"On any street in any town / In any state if any clown"

Sounds like you were in the streets of Berkely during the People's Park riots as I was. :-)

Posted by bruce lorraine at December 12, 2014 6:04 PM

Indeed I was. On Telegraph. For the days before and the days after....

Posted by Van der Leun at December 12, 2014 6:50 PM

Credit where credit is due.

"Trouble Every Day"
---Frank Zappa

Posted by Reynardine at December 12, 2014 7:05 PM

Speaking as someone who has been in Berkeley when the army showed up; someone who's been shot at, chased through the streets, and then gassed from helicopters, everybody out and about in Berkeley might want to just shut up, go home, sit down and chill out.

Was this before or after Wheeler Hall was torched, and did your group help with the torching? Before or after the sedition of the Weather Underground and the SDS? Before or after Bill Ayers and Bernardine Dohrn bombed The Pentagon? In other words, before or after your brothers and sisters in spirit were exposed as the domestic terrorists they were then and remain today? This, THIS, coming from a coward who vents his venom almost daily on what he sees as pathetic perverts whose only crime is being born cursed with his damnable God's ironic sense of sadistic vengeance.

Posted by Dagny at December 12, 2014 7:05 PM

I wasn't with a group, Dagny. I never did groups. You, however, might want to regroup. As for the before or after, you can assemble the dates by diligently applying The Google.

Posted by Van der Leun at December 12, 2014 8:45 PM

In the meantime, let's take another look at what I learned from the experience: "everybody out and about in Berkeley might want to just shut up, go home, sit down and chill out."


Learning from experience. You know, what everyone with an intelligence above room temp is expected to do.

Posted by vanderleun at December 12, 2014 8:47 PM

Zappa the rappa. Him and James Brown ahead of their time.
The troubles, they been with us since man started walking upright, or since getting kicked out, Garden of Eden.
Past revolutions were somewhat romantic. At least seemed so in retrospect.
I don't see how weekend warriors and FEMA camps will ever be glamorized.

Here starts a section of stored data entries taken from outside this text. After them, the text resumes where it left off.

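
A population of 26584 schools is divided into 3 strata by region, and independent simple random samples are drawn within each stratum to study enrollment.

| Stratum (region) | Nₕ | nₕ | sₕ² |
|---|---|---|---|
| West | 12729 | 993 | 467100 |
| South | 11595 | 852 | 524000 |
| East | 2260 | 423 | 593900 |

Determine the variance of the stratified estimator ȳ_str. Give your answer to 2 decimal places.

216.09

Var(ȳ_str) = Σₕ Wₕ²(1 − fₕ)sₕ²/nₕ with Wₕ = Nₕ/N, N = 26584.
West: Wₕ = 0.47882185; term = 0.47882185²·(1 − 0.07801084)·467100/993 = 99.433872.
South: Wₕ = 0.43616461; term = 0.43616461²·(1 − 0.07347995)·524000/852 = 108.40451.
East: Wₕ = 0.08501354; term = 0.08501354²·(1 − 0.18716814)·593900/423 = 8.2480236.
Sum = 216.08641.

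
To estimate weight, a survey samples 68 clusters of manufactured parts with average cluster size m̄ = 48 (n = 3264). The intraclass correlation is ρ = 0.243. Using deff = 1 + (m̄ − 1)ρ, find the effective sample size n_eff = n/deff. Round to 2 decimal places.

deff = 1 + (48 − 1)·0.243 = 1 + 11.421 = 12.421.
n_eff = 3264 / 12.421 = 262.78.

262.78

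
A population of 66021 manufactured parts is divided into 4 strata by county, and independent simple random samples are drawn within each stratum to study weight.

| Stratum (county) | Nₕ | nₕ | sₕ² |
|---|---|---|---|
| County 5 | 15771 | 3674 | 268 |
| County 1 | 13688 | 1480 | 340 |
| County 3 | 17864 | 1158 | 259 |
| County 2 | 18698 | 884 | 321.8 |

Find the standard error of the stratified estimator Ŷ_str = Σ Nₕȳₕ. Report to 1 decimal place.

Var(Ŷ_str) = Σₕ Nₕ²(1 − fₕ)sₕ²/nₕ.
County 5: 15771²·(1 − 3674/15771)·268/3674 = 1.3916581 × 10^7.
County 1: 13688²·(1 − 1480/13688)·340/1480 = 3.8388551 × 10^7.
County 3: 17864²·(1 − 1158/17864)·259/1158 = 6.6748635 × 10^7.
County 2: 18698²·(1 − 884/18698)·321.8/884 = 1.2125241 × 10^8.
Sum = 2.4030618 × 10^8.
SE = √(2.4030618 × 10^8) = 15501.8.

15501.8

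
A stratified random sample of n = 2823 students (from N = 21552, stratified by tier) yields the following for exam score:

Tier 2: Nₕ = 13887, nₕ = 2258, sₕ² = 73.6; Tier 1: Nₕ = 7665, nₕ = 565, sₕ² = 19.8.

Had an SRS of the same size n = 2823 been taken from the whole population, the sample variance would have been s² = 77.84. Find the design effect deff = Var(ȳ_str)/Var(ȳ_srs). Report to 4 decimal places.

0.6443

Var(ȳ_str) = Σ Wₕ²(1−fₕ)sₕ²/nₕ with Wₕ = Nₕ/21552:
  Tier 2: (13887/21552)²·(1−2258/13887)·73.6/2258 = 0.011332599
  Tier 1: (7665/21552)²·(1−565/7665)·19.8/565 = 0.0041059352
  → Var(ȳ_str) = 0.015438534.
Var(ȳ_srs) = (1 − 2823/21552)·77.84/2823 = 0.023961774.
deff = 0.015438534 / 0.023961774 = 0.6443.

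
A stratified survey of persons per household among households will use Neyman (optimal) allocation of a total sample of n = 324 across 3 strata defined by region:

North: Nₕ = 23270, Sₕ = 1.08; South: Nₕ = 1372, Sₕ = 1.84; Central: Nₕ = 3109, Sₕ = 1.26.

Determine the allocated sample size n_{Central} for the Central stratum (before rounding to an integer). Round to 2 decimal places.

Neyman allocation: nₕ = n·NₕSₕ / Σⱼ NⱼSⱼ.
Σ NⱼSⱼ = 23270·1.08 + 1372·1.84 + 3109·1.26 = 31573.42.
n_{Central} = 324·3109·1.26 / 31573.42 = 40.20.

40.20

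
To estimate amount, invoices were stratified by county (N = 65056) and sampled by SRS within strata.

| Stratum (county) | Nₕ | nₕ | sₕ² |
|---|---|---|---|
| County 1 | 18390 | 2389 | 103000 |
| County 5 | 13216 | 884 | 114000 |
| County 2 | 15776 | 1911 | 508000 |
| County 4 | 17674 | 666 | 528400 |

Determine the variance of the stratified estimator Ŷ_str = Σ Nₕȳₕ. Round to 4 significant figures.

3.303 × 10^11

Var(Ŷ_str) = Σₕ Nₕ²(1 − fₕ)sₕ²/nₕ.
County 1: 18390²·(1 − 2389/18390)·103000/2389 = 1.2686737 × 10^10.
County 5: 13216²·(1 − 884/13216)·114000/884 = 2.1017746 × 10^10.
County 2: 15776²·(1 − 1911/15776)·508000/1911 = 5.8145994 × 10^10.
County 4: 17674²·(1 − 666/17674)·528400/666 = 2.3849357 × 10^11.
Sum = 3.3034405 × 10^11.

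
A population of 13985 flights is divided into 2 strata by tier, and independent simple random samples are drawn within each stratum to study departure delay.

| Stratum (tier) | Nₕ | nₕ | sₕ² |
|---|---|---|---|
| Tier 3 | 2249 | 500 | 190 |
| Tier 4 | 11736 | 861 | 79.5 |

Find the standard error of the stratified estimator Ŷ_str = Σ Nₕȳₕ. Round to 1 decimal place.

3644.1

Var(Ŷ_str) = Σₕ Nₕ²(1 − fₕ)sₕ²/nₕ.
Tier 3: 2249²·(1 − 500/2249)·190/500 = 1.4947304 × 10^6.
Tier 4: 11736²·(1 − 861/11736)·79.5/861 = 1.1784559 × 10^7.
Sum = 1.3279289 × 10^7.
SE = √(1.3279289 × 10^7) = 3644.1.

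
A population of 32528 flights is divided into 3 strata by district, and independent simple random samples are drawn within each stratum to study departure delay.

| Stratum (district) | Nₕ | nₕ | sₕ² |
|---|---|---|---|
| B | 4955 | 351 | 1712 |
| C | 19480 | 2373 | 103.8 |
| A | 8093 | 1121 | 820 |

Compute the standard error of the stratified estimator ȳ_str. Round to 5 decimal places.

Var(ȳ_str) = Σₕ Wₕ²(1 − fₕ)sₕ²/nₕ with Wₕ = Nₕ/N, N = 32528.
B: Wₕ = 0.15233030; term = 0.15233030²·(1 − 0.07083754)·1712/351 = 0.1051625.
C: Wₕ = 0.59886867; term = 0.59886867²·(1 − 0.12181725)·103.8/2373 = 0.013776779.
A: Wₕ = 0.24880103; term = 0.24880103²·(1 − 0.13851477)·820/1121 = 0.039008606.
Sum = 0.15794789.
SE = √(0.15794789) = 0.39743.

0.39743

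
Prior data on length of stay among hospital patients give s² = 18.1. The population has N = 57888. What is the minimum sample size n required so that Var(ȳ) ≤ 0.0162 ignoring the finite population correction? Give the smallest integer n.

1118

Without fpc, n₀ = s²/D = 18.1/0.0162 = 1117.2840.
Rounding up, n = 1118.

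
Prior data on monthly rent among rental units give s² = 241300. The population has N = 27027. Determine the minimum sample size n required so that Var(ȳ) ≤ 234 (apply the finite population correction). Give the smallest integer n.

994

Without fpc, n₀ = s²/D = 241300/234 = 1031.1966.
With fpc, (1 − n/N)·s²/n ≤ D requires n ≥ n₀/(1 + n₀/N) = 1031.1966/(1 + 1031.1966/27027) = 993.2980.
Rounding up, n = 994.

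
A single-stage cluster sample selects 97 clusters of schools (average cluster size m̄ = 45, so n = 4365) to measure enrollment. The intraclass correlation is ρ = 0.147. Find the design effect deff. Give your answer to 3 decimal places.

7.468

deff = 1 + (45 − 1)·0.147 = 1 + 6.468 = 7.468.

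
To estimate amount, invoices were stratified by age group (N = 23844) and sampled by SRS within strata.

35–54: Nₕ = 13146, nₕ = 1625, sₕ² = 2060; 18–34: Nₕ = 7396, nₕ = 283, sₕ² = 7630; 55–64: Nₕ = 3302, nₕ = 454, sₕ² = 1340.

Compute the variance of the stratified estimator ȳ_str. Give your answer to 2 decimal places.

2.88

Var(ȳ_str) = Σₕ Wₕ²(1 − fₕ)sₕ²/nₕ with Wₕ = Nₕ/N, N = 23844.
35–54: Wₕ = 0.55133367; term = 0.55133367²·(1 − 0.12361175)·2060/1625 = 0.33770651.
18–34: Wₕ = 0.31018286; term = 0.31018286²·(1 − 0.03826393)·7630/283 = 2.4947647.
55–64: Wₕ = 0.13848348; term = 0.13848348²·(1 − 0.13749243)·1340/454 = 0.048821124.
Sum = 2.8812923.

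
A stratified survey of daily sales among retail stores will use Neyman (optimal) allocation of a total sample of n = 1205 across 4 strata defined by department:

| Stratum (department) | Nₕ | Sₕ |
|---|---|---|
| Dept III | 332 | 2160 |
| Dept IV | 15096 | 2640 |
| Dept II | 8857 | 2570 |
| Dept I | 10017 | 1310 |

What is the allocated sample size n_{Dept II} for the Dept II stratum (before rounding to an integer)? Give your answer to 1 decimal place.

Neyman allocation: nₕ = n·NₕSₕ / Σⱼ NⱼSⱼ.
Σ NⱼSⱼ = 332·2160 + 15096·2640 + 8857·2570 + 10017·1310 = 7.645532 × 10^7.
n_{Dept II} = 1205·8857·2570 / (7.645532 × 10^7) = 358.8.

358.8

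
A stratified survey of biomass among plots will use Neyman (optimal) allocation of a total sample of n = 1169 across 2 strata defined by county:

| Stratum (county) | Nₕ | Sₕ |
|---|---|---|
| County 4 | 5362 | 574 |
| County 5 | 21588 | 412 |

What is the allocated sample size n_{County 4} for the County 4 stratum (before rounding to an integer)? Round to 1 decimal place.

300.5

Neyman allocation: nₕ = n·NₕSₕ / Σⱼ NⱼSⱼ.
Σ NⱼSⱼ = 5362·574 + 21588·412 = 1.1972044 × 10^7.
n_{County 4} = 1169·5362·574 / (1.1972044 × 10^7) = 300.5.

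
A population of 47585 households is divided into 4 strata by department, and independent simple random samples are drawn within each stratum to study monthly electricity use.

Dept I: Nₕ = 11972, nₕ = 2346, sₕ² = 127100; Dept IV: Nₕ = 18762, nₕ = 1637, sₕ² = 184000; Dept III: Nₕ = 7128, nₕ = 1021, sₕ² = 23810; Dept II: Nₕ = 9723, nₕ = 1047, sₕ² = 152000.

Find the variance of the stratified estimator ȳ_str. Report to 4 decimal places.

24.5633

Var(ȳ_str) = Σₕ Wₕ²(1 − fₕ)sₕ²/nₕ with Wₕ = Nₕ/N, N = 47585.
Dept I: Wₕ = 0.25159189; term = 0.25159189²·(1 − 0.19595723)·127100/2346 = 2.7573377.
Dept IV: Wₕ = 0.39428391; term = 0.39428391²·(1 − 0.08725083)·184000/1637 = 15.949193.
Dept III: Wₕ = 0.14979510; term = 0.14979510²·(1 − 0.14323793)·23810/1021 = 0.44832104.
Dept II: Wₕ = 0.20432910; term = 0.20432910²·(1 − 0.10768281)·152000/1047 = 5.4084969.
Sum = 24.563349.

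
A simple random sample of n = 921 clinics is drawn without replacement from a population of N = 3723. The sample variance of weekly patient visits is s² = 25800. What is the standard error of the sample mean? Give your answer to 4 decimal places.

4.5916

Under SRS without replacement, Var(ȳ) = (1 − f)·s²/n with f = n/N = 921/3723 = 0.24738114.
Var(ȳ) = (1 − 0.24738114)·25800/921 = 0.75261886·28.013029 = 21.083134.
SE(ȳ) = √(21.083134) = 4.5916.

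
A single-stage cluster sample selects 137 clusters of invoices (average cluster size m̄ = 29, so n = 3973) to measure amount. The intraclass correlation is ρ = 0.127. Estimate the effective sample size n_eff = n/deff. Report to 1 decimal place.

deff = 1 + (29 − 1)·0.127 = 1 + 3.556 = 4.556.
n_eff = 3973 / 4.556 = 872.0.

872.0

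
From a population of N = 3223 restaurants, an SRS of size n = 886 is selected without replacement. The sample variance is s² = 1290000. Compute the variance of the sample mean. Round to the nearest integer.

1056

Under SRS without replacement, Var(ȳ) = (1 − f)·s²/n with f = n/N = 886/3223 = 0.27489916.
Var(ȳ) = (1 − 0.27489916)·1290000/886 = 0.72510084·1455.9819 = 1055.7337.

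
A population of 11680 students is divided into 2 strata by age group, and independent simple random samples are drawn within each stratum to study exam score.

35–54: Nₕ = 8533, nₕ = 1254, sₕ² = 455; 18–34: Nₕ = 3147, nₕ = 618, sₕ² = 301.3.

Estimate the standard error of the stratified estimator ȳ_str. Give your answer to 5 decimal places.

0.44004

Var(ȳ_str) = Σₕ Wₕ²(1 − fₕ)sₕ²/nₕ with Wₕ = Nₕ/N, N = 11680.
35–54: Wₕ = 0.73056507; term = 0.73056507²·(1 − 0.14695887)·455/1254 = 0.1651968.
18–34: Wₕ = 0.26943493; term = 0.26943493²·(1 − 0.19637750)·301.3/618 = 0.028442682.
Sum = 0.19363948.
SE = √(0.19363948) = 0.44004.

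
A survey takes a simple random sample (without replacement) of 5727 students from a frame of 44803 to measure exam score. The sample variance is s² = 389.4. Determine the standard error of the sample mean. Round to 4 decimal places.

0.2435

Under SRS without replacement, Var(ȳ) = (1 − f)·s²/n with f = n/N = 5727/44803 = 0.12782626.
Var(ȳ) = (1 − 0.12782626)·389.4/5727 = 0.87217374·0.067993714 = 0.059302332.
SE(ȳ) = √(0.059302332) = 0.2435.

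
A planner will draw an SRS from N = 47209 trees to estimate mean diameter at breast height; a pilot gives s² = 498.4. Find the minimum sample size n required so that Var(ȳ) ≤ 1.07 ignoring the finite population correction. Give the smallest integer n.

Without fpc, n₀ = s²/D = 498.4/1.07 = 465.7944.
Rounding up, n = 466.

466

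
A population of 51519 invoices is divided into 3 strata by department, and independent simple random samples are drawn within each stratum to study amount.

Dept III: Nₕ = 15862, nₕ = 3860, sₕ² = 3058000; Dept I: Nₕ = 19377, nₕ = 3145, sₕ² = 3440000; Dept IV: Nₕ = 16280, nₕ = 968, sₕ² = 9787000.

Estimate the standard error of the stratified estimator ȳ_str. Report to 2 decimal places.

33.70

Var(ȳ_str) = Σₕ Wₕ²(1 − fₕ)sₕ²/nₕ with Wₕ = Nₕ/N, N = 51519.
Dept III: Wₕ = 0.30788641; term = 0.30788641²·(1 − 0.24334888)·3058000/3860 = 56.823358.
Dept I: Wₕ = 0.37611367; term = 0.37611367²·(1 − 0.16230583)·3440000/3145 = 129.61687.
Dept IV: Wₕ = 0.31599992; term = 0.31599992²·(1 − 0.05945946)·9787000/968 = 949.5672.
Sum = 1136.0074.
SE = √(1136.0074) = 33.70.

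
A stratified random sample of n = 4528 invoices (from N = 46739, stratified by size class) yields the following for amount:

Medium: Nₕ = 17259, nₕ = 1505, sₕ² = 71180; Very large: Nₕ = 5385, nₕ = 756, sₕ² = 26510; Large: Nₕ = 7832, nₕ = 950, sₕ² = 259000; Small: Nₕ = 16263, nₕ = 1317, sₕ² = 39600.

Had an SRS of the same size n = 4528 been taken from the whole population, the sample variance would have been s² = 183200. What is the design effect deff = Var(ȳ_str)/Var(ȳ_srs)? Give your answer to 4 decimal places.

Var(ȳ_str) = Σ Wₕ²(1−fₕ)sₕ²/nₕ with Wₕ = Nₕ/46739:
  Medium: (17259/46739)²·(1−1505/17259)·71180/1505 = 5.8866623
  Very large: (5385/46739)²·(1−756/5385)·26510/756 = 0.40013081
  Large: (7832/46739)²·(1−950/7832)·259000/950 = 6.7267405
  Small: (16263/46739)²·(1−1317/16263)·39600/1317 = 3.345617
  → Var(ȳ_str) = 16.359151.
Var(ȳ_srs) = (1 − 4528/46739)·183200/4528 = 36.539725.
deff = 16.359151 / 36.539725 = 0.4477.

0.4477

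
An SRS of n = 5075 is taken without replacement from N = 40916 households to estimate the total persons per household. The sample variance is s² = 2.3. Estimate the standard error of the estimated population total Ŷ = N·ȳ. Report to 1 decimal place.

Var(Ŷ) = N²·Var(ȳ) = N²·(1 − n/N)·s²/n.
f = 5075/40916 = 0.12403461; Var(ȳ) = 0.87596539·2.3/5075 = 3.9698924 × 10^-4.
Var(Ŷ) = 40916² · (3.9698924 × 10^-4) = 664607.25.
SE(Ŷ) = √(664607.25) = 815.2.

815.2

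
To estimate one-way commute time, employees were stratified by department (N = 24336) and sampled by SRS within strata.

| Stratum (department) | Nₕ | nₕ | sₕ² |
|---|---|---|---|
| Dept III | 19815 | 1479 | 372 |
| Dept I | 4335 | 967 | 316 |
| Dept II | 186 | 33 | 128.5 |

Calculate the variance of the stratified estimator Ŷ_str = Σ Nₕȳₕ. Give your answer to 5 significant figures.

9.6267 × 10^7

Var(Ŷ_str) = Σₕ Nₕ²(1 − fₕ)sₕ²/nₕ.
Dept III: 19815²·(1 − 1479/19815)·372/1479 = 9.138469 × 10^7.
Dept I: 4335²·(1 − 967/4335)·316/967 = 4.771136 × 10^6.
Dept II: 186²·(1 − 33/186)·128.5/33 = 110813.73.
Sum = 9.626664 × 10^7.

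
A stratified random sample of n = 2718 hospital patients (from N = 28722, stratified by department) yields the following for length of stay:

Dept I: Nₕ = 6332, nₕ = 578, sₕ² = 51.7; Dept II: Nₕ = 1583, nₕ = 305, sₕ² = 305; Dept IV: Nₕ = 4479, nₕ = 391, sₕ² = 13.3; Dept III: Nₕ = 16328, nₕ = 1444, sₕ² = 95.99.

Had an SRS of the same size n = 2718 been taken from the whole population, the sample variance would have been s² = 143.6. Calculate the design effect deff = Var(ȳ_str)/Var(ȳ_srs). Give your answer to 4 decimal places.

Var(ȳ_str) = Σ Wₕ²(1−fₕ)sₕ²/nₕ with Wₕ = Nₕ/28722:
  Dept I: (6332/28722)²·(1−578/6332)·51.7/578 = 0.0039504277
  Dept II: (1583/28722)²·(1−305/1583)·305/305 = 0.0024523498
  Dept IV: (4479/28722)²·(1−391/4479)·13.3/391 = 7.5498353 × 10^-4
  Dept III: (16328/28722)²·(1−1444/16328)·95.99/1444 = 0.019583129
  → Var(ȳ_str) = 0.02674089.
Var(ȳ_srs) = (1 − 2718/28722)·143.6/2718 = 0.047833314.
deff = 0.02674089 / 0.047833314 = 0.5590.

0.5590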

Posted by chasmatic at December 13, 2014 5:41 AM

A sharp man he was.

Posted by pbird at December 13, 2014 8:39 AM

@Gerard

exactly...it was all fun & games at Sproul until shit got real and I had to call dad for bail.

Lesson learned.

Posted by BJM at December 13, 2014 3:55 PM

The DC-area disturbances were ugly enough for me. Tear gas, pepper gas -- clinging to our clothes so friends couldn't come near us, and "we" weren't even participating.

Today's wannabe hippie/activists don't realize how PC'd the cops and guardsmen have become.

Of course, even the street theater in the 60's was nothing compared to what our HS classmates were enduring in the real war 12,000 miles away.

Posted by Don Rodrigo at December 15, 2014 10:05 AM

Don: it was ugly all over. I was in the military and I saw some things, did some things for flag and country.
Got gassed, stomped, come at by dogs; working undercover is gritty, it steals part of a man's soul.

"Today's wannabe hippie/activists don't realize ..."

http://dpjk.blogspot.com/2014/07/aint-half-man-they-momma-was.html

I was there as well and something inside me burned out. My uncle Letsgo, he and I talked about this stuff; he had been from Anzio to the Rhine.
He said in his Bela Lugosi accent, I wish I could properly convey it:
"dere are tings in life vorse den ... death."


Posted by chasmatic at December 15, 2014 11:30 PM

This it it. And when the rioters win then what do you get? Why you get a good, hard reaction - and death - and those who are too eager for a confrontation - and everything spirals away into the hands of those who say they may bring quiet (not peace - they may say that but it will not be peace) and all of the pawns move back to their original places. And none of the pawns stand up and rip off the mask and say "If you want this, Al, then you come down here and you do this. I'm going home; I got a boy that needs a father."

And then a man tells his son what it means to be a man.